Funny and bitingly critical of the post-noughties bourgeoisie, botoxed to the eyeballs in the City That Never Sleeps, Unbreakable Kimmy Schmidt offers a glimpse into the mind of Tina Fey, one of the greatest female comedians of the twenty-first century.
Except it doesn’t. I had high expectations for this show, from the moment I saw the Songify This version of the theme tune. That theme tune, by the way, is the only good thing about this stale and unbecoming attempt at humour. What is intended as refreshing and ‘out-there’ actually comes off as irritating and mildly offensive. Ellie Kemper as Kimmy Schmidt wanders through New York in fizzy yellow cardigans and a peppy personality to match, and I immediately want to gouge her eyes out.
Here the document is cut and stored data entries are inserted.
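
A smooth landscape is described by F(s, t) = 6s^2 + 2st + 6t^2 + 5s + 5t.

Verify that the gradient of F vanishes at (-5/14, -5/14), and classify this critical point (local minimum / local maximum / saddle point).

local minimum

∇F = (12s + 2t + 5, 2s + 12t + 5); substituting (-5/14, -5/14) gives ∇F = (0, 0), so (-5/14, -5/14) is indeed a critical point.
The Hessian of F is constant: H = [[12, 2], [2, 12]].
det(H) = 12·12 − 2² = 140.
det(H) > 0 and tr(H) = 24 > 0, so H is positive definite and the point is a local minimum.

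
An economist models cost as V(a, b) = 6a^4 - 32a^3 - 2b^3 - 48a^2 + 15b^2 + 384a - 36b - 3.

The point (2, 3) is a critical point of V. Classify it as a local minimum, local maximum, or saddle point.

The mixed partial ∂²V/∂a∂b is 0, so the Hessian at any point is diag(V_aa, V_bb) = diag(24(3a^2 - 8a - 4), 6(-2b + 5)).
At (2, 3): H = diag(-192, -6).
Both eigenvalues are negative, so H is negative definite: a local maximum.

local maximum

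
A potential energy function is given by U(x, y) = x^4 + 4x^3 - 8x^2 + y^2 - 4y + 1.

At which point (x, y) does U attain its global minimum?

U(x,y) separates as P(x) + Q(y) + 1, so its minimum is min P + min Q + 1.
P'(x) = 4x(x - 1)(x + 4) vanishes at x ∈ {-4, 0, 1}; Q'(y) = 2y - 4 vanishes at y ∈ {2}.
Local minima of P (where P''>0): P(-4)=-128, P(1)=-3. Local minima of Q: Q(2)=-4.
So the global minimum of U is P(-4) + Q(2) + 1 = -128 − 4 + 1 = -131, attained at (-4, 2).

(-4, 2)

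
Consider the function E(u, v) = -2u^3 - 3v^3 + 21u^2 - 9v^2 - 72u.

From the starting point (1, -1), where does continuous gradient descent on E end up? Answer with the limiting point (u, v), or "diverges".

(3, -2)

E is separable, so gradient descent decouples: u follows -∂E/∂u, v follows -∂E/∂v.
∂E/∂u = -6(u - 4)(u - 3); at u=1 this is -36, so u increases.
∂E/∂v = -9v(v + 2); at v=-1 this is 9, so v decreases.
u converges to its nearest critical value 3 (a local min of the u-part); v converges to -2. The iterate converges to (3, -2).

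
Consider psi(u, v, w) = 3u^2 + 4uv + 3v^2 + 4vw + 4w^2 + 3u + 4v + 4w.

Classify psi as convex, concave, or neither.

psi is quadratic, so its Hessian is the constant matrix H = [[6, 4, 0], [4, 6, 4], [0, 4, 8]].
Leading principal minors: 6, 20, 64.
All positive ⇒ H ≻ 0 ⇒ convex.

convex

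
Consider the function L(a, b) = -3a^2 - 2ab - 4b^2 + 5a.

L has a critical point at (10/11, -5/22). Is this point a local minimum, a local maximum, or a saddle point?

local maximum

The Hessian of L is constant: H = [[-6, -2], [-2, -8]].
det(H) = (-6)·(-8) − (-2)² = 44.
det(H) > 0 and tr(H) = -14 < 0, so H is negative definite and the point is a local maximum.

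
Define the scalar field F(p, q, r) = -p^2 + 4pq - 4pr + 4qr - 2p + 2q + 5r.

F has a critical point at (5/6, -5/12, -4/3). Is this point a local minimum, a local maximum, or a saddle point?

saddle point

The Hessian is constant: H = [[-2, 4, -4], [4, 0, 4], [-4, 4, 0]].
Leading principal minors: Δ₁ = -2, Δ₂ = -16, Δ₃ = -96.
The minors fit neither the all-positive nor the alternating-sign pattern, so H is indefinite: a saddle point.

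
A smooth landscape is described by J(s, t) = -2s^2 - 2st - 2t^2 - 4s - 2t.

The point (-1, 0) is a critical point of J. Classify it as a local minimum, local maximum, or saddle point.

local maximum

The Hessian of J is constant: H = [[-4, -2], [-2, -4]].
det(H) = (-4)·(-4) − (-2)² = 12.
det(H) > 0 and tr(H) = -8 < 0, so H is negative definite and the point is a local maximum.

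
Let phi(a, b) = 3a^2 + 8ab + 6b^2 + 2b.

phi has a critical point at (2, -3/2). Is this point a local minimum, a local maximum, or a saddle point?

local minimum

The Hessian of phi is constant: H = [[6, 8], [8, 12]].
det(H) = 6·12 − 8² = 8.
det(H) > 0 and tr(H) = 18 > 0, so H is positive definite and the point is a local minimum.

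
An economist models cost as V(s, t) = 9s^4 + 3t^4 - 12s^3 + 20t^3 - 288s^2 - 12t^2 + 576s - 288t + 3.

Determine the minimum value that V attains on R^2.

V(s,t) separates as P(s) + Q(t) + 3, so its minimum is min P + min Q + 3.
P'(s) = 36(s - 4)(s - 1)(s + 4) vanishes at s ∈ {-4, 1, 4}; Q'(t) = 12(t - 2)(t + 3)(t + 4) vanishes at t ∈ {-4, -3, 2}.
Local minima of P (where P''>0): P(-4)=-3840, P(4)=-768. Local minima of Q: Q(-4)=448, Q(2)=-416.
So the global minimum of V is P(-4) + Q(2) + 3 = -3840 − 416 + 3 = -4253, attained at (-4, 2).

-4253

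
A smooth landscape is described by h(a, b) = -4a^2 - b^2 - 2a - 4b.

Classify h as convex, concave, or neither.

h is quadratic, so its Hessian is the constant matrix H = [[-8, 0], [0, -2]].
det(H) = 16, tr(H) = -10.
det(H) > 0 and tr(H) < 0, so H is negative definite everywhere: concave.

concave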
The supporting cast are tropes who I suppose are meant to be hilarious caricatures. They’re not; they’re embarrassingly two-dimensional and there is not a single laugh to be had at anyone’s expense.
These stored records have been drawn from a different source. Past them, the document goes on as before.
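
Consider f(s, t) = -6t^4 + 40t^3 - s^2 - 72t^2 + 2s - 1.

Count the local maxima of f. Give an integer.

f separates as a function of s plus a function of t, so ∇f=0 decouples.
∂f/∂s = -2(s - 1) = 0 at s ∈ {1}; ∂f/∂t = -24t(t - 3)(t - 2) = 0 at t ∈ {0, 2, 3}.
The Hessian is diagonal: diag(f_ss, f_tt). Second derivatives: f_ss(1)=-2; f_tt(0)=-144, f_tt(2)=48, f_tt(3)=-72.
Local maxima occur where both diagonal entries negative: (1, 0), (1, 3). Count: 2.

2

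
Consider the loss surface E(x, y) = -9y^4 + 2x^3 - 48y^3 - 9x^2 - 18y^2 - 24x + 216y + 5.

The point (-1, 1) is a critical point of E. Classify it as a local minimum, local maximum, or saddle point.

local maximum

The mixed partial ∂²E/∂x∂y is 0, so the Hessian at any point is diag(E_xx, E_yy) = diag(6(2x - 3), -36(3y^2 + 8y + 1)).
At (-1, 1): H = diag(-30, -432).
Both eigenvalues are negative, so H is negative definite: a local maximum.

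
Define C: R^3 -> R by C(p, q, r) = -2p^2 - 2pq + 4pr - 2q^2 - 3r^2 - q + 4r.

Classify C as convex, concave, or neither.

C is quadratic, so its Hessian is the constant matrix H = [[-4, -2, 4], [-2, -4, 0], [4, 0, -6]].
Leading principal minors: -4, 12, -8.
Signs alternate −, +, − ⇒ H ≺ 0 ⇒ concave.

concave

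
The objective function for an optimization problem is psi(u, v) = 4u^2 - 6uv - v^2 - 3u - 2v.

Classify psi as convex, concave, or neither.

psi is quadratic, so its Hessian is the constant matrix H = [[8, -6], [-6, -2]].
det(H) = -52, tr(H) = 6.
det(H) < 0, so H is indefinite: neither convex nor concave.

neither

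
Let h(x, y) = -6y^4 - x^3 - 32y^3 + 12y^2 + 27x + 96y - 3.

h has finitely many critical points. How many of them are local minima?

h separates as a function of x plus a function of y, so ∇h=0 decouples.
∂h/∂x = -3(x - 3)(x + 3) = 0 at x ∈ {-3, 3}; ∂h/∂y = -24(y - 1)(y + 1)(y + 4) = 0 at y ∈ {-4, -1, 1}.
The Hessian is diagonal: diag(h_xx, h_yy). Second derivatives: h_xx(-3)=18, h_xx(3)=-18; h_yy(-4)=-360, h_yy(-1)=144, h_yy(1)=-240.
Local minima occur where both diagonal entries positive: (-3, -1). Count: 1.

1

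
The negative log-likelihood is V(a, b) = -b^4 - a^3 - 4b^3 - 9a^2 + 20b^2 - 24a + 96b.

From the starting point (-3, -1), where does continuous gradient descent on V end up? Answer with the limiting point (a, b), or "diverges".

(-4, -2)

V is separable, so gradient descent decouples: a follows -∂V/∂a, b follows -∂V/∂b.
∂V/∂a = -3(a + 2)(a + 4); at a=-3 this is 3, so a decreases.
∂V/∂b = -4(b - 3)(b + 2)(b + 4); at b=-1 this is 48, so b decreases.
a converges to its nearest critical value -4 (a local min of the a-part); b converges to -2. The iterate converges to (-4, -2).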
What’s even more upsetting about the whole thing is that this train wreck of a show has some really fantastic actors and writers involved. Ellie Kemper, who played Erin in The Office US, demonstrates in Unbreakable Kimmy Schmidt that not only is she a one-hit-wonder, but also most definitely a supporting role only, and the kind of personality that reminds me of one of those videos of a dog trying to eat a lemon. Which is shame because I was totally rooting for Ellie.
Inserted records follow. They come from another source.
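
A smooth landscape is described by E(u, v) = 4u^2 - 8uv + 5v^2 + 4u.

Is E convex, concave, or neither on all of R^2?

convex

E is quadratic, so its Hessian is the constant matrix H = [[8, -8], [-8, 10]].
det(H) = 16, tr(H) = 18.
det(H) > 0 and tr(H) > 0, so H is positive definite everywhere: convex.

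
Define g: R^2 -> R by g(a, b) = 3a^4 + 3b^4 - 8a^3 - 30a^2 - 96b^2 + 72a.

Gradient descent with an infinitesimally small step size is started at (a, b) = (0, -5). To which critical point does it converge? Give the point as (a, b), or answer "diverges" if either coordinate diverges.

(-2, -4)

g is separable, so gradient descent decouples: a follows -∂g/∂a, b follows -∂g/∂b.
∂g/∂a = 12(a - 3)(a - 1)(a + 2); at a=0 this is 72, so a decreases.
∂g/∂b = 12b(b - 4)(b + 4); at b=-5 this is -540, so b increases.
a converges to its nearest critical value -2 (a local min of the a-part); b converges to -4. The iterate converges to (-2, -4).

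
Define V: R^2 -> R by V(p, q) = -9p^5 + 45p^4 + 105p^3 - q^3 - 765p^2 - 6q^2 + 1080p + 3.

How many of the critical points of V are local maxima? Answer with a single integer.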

Meanwhile, it’s a long, hard fall from Mean Girls as NBC favourites pander to the binge-watching sentiments of the internet masses. It’s almost a little bit appalling that Tina Fey’s name is on this show. Her catalogue of favourites crop up all over the place – Jon Hamm as the creepy sex cult guy, Jane Krakowski and College Humour regular fixture Lauren Adams. None of them add anything special or exciting. Fey even pops up herself towards the end as one half of a comedic barrister duo with co-creator and NBC writer-producer Robert Carlock; painfully unfunny.
Elsewhere, the writing takes a pop at everyone from women to black people to gay people to sex abuse survivors. The premise of the show is appalling in the first instance, and then the conceited layers of “comedy” layered on top – which is anus-tensingly unpleasant and most certainly not funny – only serves to heighten the populist, churning banality of Unbreakable Kimmy Schmidt. Do yourself a favour and watch 30 Rock. Don’t even sniff at this unadulterated pile of wank.